Why making your children into “messengers” does not work….

messengers - 2houses

There might be a great temptation to entrust your child with messages – practical ones, or some other kind – that you want to convey to the other parent. This is tempting because it is easy…. Don’t forget to tell your father (your mother) that…. It is equally tempting to believe children’s messages, or what children tell you about their experiences with the other parent… It’s comforting to think that we can have “full confidence” in the words of our child.

We forget that children, like everyone else, are beings under construction. They may tend towards honesty and impeccable integrity, but these are not always fully imprinted, and it is precisely our role as adults to guide them on the journey that leads there. Transparency, honesty, discernment, and real awareness of what is happening are not innate, they are learned.

Moreover, the messengers, unwittingly in most cases, “load” the messages with emotions, interpretations which are either their own, or something they believe they saw in the parent in question. The message as delivered might be quite far from reality. Children unconsciously use the wounded places of their parents, who take pleasure in saying or hearing bad things about the other (it might be difficult to admit it, but deep down, we know that this part exists, taking pleasure like that). More subtly, it may be an interpretation of the attitude of the child, for example: I found Paul sad and tired when I took him back from his father… there is a great temptation (which builds resentment ) to blame the father immediately without going to the source of the problem.

The danger here is twofold: parents are comforted in their rejection of one another, and as a result of their conflict, the children are unsettled and insecure: unsettled and insecure because they unwillingly become involved in the conflict of their parents, and therefore become direct actors in that “framework”, while on the contrary they need to evolve in a predetermined frame of reference…

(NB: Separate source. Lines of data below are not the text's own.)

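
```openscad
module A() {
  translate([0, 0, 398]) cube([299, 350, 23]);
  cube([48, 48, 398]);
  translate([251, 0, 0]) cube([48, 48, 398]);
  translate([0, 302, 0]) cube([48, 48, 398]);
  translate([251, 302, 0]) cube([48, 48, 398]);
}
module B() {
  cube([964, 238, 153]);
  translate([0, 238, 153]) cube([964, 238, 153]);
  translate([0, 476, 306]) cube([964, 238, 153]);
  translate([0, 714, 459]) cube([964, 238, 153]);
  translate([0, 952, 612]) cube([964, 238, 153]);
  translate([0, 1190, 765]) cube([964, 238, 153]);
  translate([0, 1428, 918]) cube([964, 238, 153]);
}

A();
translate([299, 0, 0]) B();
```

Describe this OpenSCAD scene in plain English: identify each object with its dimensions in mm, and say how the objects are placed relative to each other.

A is a simple wooden stool: a rectangular seat 299 mm (x) by 350 mm (y), 23 mm thick, top face at z = 421 mm, on four square legs, each 48×48 mm in cross-section. The legs rest on z = 0, each flush with a corner of the seat.

B is a straight staircase of 7 solid steps. Each step is 964 mm wide (x), 238 mm deep (y, the going) and 153 mm tall (the rise). The first step rests on the floor; each subsequent step sits one going further in +y and one rise higher in +z, directly behind and above the previous step with no overlap.

The staircase is against the stool's +x side, with their −y faces flush.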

It is therefore of utmost importance that parents communicate directly, and ask questions directly rather than using, or simply accepting, their children as a relay.

There are many divorced parents who, in good faith, try to do the best they can for the happiness of their children, but whose relationship with the other parent is limited to the exchange of practical information. The transmission of “everything else”, that is to say, how the children are growing and developing when they are with the other parent (which in joint custody can be half the time ) is left to the children, with the biases and risks mentioned.

To secure the children and the peace of the parents, it is urgent to promote all means allowing them to talk directly, calmly and without judgment about the moods of their children, the facts that have struck them, or the atmosphere in which they live…. all these elements are non-factual and yet critical if parents want to provide a common, secure and stabilized framework for their children.